Soil Nutrient Accumulation in an Orchardgrass Hayfield following Poultry Litter Application.

R.A. Gilfillen, B.B. Sleugh, W.T. Willian, and M.L. Futrell. Western Kentucky Univ, 1906 College Heights Blvd #41066, Bowling Green, KY 42101-1066

Poultry litter can be an excellent source of nutrients for forage production. If properly managed, litter can be returned to land; however, one concern regarding land application of poultry litter is soil nutrient accumulation. Applying poultry litter to land at recommended crop N rates can lead to an accumulation of P, K, and some micronutrients in the soil. This study was developed to observe accumulation in nutrient content of the soils after four years of fertilization with poultry litter and/or inorganic fertilizers.
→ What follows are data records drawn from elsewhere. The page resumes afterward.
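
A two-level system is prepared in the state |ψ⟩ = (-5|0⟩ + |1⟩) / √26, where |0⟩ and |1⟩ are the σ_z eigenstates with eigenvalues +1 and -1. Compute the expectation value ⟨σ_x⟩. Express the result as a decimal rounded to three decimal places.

-0.385

⟨σ_x⟩ = 2 Re(a* b)/(|a|²+|b|²) with a = -5, b = 1.
a* b = -5, so ⟨σ_x⟩ = -10/26.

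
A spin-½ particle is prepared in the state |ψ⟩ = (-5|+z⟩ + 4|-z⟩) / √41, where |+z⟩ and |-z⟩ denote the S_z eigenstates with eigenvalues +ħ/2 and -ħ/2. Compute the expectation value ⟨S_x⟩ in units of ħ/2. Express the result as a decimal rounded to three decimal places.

-0.976

⟨σ_x⟩ = 2 Re(a* b)/(|a|²+|b|²) with a = -5, b = 4.
a* b = -20, so ⟨σ_x⟩ = -40/41.
⟨S_x⟩ = (ħ/2)·⟨σ_x⟩.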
A completely randomized block design consisting of four treatments was utilized: an inorganic N, P, K fertilizer (I), poultry litter applied according to recommended P rate (PPL), poultry litter applied according to recommended N rate (NPL), and poultry litter applied at recommended P rate with supplemental inorganic N fertilizer (NPPL). Soil samples from the last year of the study were analyzed for pH, CEC, organic matter and available nutrient content. Differences between treatments were found for CEC along with available P, S, Cu, Zn, and Na. In each of these measurements, the NPL treatment was significantly higher than all others (p<=0.01). Indications are that while the increased CEC would be useful, the increase in availability of P, Cu, Zn and Na can lead to more serious environmental concerns.